Speaking to the moderate conservative Khabar Online news website, Hassan Kia, attorney at law, said the statement is in violation of the Iranian constitution which gives every citizen the right to education and forbids government bodies from making their own laws.
Hijab defenders who rallied outside the governor’s office in Ramsar threatening to take the matter into their own hands.
“It is not clear who, and how, is going to decide whether the hijab rules have been broken or not in a university? Does letting a few locks of hair show from under a headscarf mean the rules have been broken or is it totally flouting the hijab, or putting it around one’s neck? Who is going to decide? This can cause a lot of strife in universities,” he said.
An ever-increasing number of women have been casting off their compulsory hijab for good since the beginning of the “Woman, Life, Freedom” movement six months ago but hardliners are now taking a much more aggressive approach to the issue of hijab to punish and bring these women under control.
“The issue of compulsory hijab is so intertwined with the existence of the suppressive Islamic Republic that [it considers] even taking one step back as total defeat,” Toronto-based women’s rights researcher Leili Pourzand told Iran International TV.
A female student wearing no hijab grilling the hardliner mayor of Tehran at Sharif University in December.
Most officials and hardliners insist that flouting hijab is a crime that must be dealt with, and the ministry of interior said in a statement last week that the Islamic Republic would enforce the hijab as an “unquestionable requirement of the Sharia.” When asked about the issue a few days ago, President Ebrahim Raisi also stressed that women must abide by the hijab rules because it is “law”.

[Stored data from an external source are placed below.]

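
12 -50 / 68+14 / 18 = 3685 / 306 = 12.04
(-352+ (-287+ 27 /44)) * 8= -56178 /11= -5107.09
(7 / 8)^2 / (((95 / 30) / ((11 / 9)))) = 0.30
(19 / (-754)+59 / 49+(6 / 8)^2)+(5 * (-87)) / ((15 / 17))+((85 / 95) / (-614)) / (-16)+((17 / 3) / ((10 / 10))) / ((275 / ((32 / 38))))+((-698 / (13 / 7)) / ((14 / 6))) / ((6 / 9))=-2084741982313981 / 2844679437600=-732.86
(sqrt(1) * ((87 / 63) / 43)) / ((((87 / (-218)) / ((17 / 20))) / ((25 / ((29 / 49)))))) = -64855 / 22446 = -2.89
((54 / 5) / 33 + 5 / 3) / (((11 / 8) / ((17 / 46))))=22372 / 41745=0.54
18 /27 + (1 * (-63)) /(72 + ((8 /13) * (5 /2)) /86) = -25135 /120774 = -0.21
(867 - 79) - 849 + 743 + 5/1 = 687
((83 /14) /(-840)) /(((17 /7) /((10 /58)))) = -83 /165648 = -0.00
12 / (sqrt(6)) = 2* sqrt(6) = 4.90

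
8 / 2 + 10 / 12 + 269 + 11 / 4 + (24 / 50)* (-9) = 81679 / 300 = 272.26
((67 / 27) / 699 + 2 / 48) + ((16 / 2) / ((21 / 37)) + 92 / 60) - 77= -324074687 / 5284440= -61.33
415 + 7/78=32377/78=415.09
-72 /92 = -18 /23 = -0.78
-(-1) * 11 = 11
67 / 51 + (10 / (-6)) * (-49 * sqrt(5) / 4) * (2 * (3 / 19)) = 67 / 51 + 245 * sqrt(5) / 38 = 15.73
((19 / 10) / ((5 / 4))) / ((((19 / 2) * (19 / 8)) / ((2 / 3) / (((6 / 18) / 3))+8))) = 0.94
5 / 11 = 0.45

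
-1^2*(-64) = 64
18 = 18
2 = 2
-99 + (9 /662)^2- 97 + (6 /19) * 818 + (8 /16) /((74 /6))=62.36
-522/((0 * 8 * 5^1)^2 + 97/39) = -20358/97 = -209.88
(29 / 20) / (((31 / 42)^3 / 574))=308317212 / 148955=2069.87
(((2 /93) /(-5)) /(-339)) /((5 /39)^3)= 13182 /2189375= 0.01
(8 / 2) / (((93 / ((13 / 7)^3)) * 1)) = 8788 / 31899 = 0.28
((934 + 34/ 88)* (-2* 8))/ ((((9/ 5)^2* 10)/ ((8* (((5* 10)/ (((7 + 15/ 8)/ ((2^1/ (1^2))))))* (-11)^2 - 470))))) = -208623807200/ 63261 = -3297826.58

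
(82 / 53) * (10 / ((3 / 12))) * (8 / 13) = 26240 / 689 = 38.08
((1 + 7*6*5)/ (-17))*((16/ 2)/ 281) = -1688/ 4777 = -0.35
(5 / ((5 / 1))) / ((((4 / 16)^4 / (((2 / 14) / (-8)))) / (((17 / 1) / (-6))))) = 272 / 21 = 12.95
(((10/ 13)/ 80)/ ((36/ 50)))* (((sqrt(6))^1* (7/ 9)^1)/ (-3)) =-175* sqrt(6)/ 50544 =-0.01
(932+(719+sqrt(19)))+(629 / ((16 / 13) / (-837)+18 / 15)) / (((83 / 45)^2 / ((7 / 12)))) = sqrt(19)+3128237121061 / 1796816536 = 1745.35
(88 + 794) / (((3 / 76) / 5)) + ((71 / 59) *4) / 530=1746742342 / 15635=111720.01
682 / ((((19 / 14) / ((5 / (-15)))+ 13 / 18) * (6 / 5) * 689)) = -35805 / 145379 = -0.25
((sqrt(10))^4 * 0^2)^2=0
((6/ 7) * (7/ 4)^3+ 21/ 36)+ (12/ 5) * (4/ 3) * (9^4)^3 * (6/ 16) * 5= 162679413013553/ 96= 1694577218891.18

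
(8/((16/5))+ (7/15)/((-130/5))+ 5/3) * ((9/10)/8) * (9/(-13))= -21843/67600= -0.32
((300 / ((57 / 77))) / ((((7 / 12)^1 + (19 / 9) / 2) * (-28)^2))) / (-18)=-275 / 15694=-0.02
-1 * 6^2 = -36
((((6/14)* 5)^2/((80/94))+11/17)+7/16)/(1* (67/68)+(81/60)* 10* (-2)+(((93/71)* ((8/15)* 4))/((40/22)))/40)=-766489375/3072630652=-0.25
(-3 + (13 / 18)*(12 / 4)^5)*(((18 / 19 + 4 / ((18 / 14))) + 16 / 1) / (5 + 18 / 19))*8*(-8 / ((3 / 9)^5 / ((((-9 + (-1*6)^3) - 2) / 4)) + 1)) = -232088068800 / 6232741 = -37236.92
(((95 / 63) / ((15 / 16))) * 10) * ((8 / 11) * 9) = 24320 / 231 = 105.28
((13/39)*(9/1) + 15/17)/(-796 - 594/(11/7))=-33/9979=-0.00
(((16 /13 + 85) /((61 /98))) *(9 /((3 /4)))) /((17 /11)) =14501256 /13481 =1075.68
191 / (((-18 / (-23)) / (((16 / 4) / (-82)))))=-4393 / 369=-11.91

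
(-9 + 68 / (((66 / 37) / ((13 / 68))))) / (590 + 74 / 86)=-4859 / 1676862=-0.00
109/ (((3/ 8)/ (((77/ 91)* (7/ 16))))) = 8393/ 78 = 107.60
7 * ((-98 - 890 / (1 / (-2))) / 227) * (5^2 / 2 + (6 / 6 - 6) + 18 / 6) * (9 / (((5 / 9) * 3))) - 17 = 3318634 / 1135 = 2923.91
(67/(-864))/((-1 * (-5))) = -67/4320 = -0.02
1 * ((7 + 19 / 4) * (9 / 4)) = 423 / 16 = 26.44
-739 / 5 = -147.80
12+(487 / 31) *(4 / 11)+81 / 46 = 305461 / 15686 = 19.47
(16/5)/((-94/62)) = -496/235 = -2.11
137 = 137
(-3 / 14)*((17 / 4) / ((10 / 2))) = -51 / 280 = -0.18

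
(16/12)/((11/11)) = 4/3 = 1.33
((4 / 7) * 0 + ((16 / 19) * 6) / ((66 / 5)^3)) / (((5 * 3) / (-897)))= -29900 / 227601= -0.13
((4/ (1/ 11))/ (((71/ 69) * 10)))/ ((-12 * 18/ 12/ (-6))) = 506/ 355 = 1.43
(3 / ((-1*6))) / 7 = -1 / 14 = -0.07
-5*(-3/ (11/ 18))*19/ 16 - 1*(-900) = 81765/ 88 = 929.15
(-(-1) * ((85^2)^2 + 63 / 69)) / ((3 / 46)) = 2401228792 / 3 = 800409597.33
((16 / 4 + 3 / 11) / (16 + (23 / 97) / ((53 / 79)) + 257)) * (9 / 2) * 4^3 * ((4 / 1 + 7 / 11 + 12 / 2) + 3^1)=1043828640 / 17004251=61.39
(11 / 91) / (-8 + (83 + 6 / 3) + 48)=11 / 11375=0.00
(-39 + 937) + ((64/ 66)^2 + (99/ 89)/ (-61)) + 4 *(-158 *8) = -4157.08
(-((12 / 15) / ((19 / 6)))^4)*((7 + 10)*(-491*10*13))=72002691072 / 16290125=4420.02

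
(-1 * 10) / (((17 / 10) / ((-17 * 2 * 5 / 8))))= 125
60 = 60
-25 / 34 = -0.74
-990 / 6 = -165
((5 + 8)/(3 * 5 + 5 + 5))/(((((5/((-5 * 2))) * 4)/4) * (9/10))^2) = 208/81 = 2.57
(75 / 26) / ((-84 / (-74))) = 925 / 364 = 2.54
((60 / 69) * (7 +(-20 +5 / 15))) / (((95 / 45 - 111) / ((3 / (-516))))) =-57 / 96922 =-0.00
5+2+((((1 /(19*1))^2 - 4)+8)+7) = 6499 /361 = 18.00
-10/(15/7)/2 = -7/3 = -2.33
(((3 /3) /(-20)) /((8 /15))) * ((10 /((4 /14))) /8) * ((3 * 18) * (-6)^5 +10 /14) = 44089845 /256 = 172225.96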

The ultra-hardliner politicians and clerics who have been demanding stricter enforcement of the hijab have also called on their supporters to actively carry out their Islamic duty of “calling to virtue and forbidding wrong”. This, however, is causing many angry encounters in between the vigilantes and women who refuse to be bullied into wearing the hijab.
Even some regime insiders who do not question the necessity of hijab as a principle are critical of the aggressiveness of vigilantes and the energy and time that the government is spending to enforce the hijab instead of addressing more vital matters such improvement of the economy, corruption, and poverty.
“I seriously believe that we are distancing ourselves from the real teachings of Islam … when authorities show more sensitivity to girls’ hair than to bribery, embezzlement, garbage scavenging, injustice and the usury that has overtaken our banks,” Moeinoddin Saeedi, representative of Chabahar in the parliament, said Monday.
Some ultra-hardliners in the parliament have taken steps to enact new hijab legislation to punish those who refuse to abide by the rules by imposing cash fines of up to $60,000 and other penalties including revocation of drivers’ licenses and passports, or a ban on the use of the internet for celebrities and social media influencers and bloggers.
Parliament Speaker Mohammad-Bagher Ghalibaf, according to one of the lawmakers behind the plan, Morteza Agha-Tehrani, has promised to help urgently pass the new hijab legislation.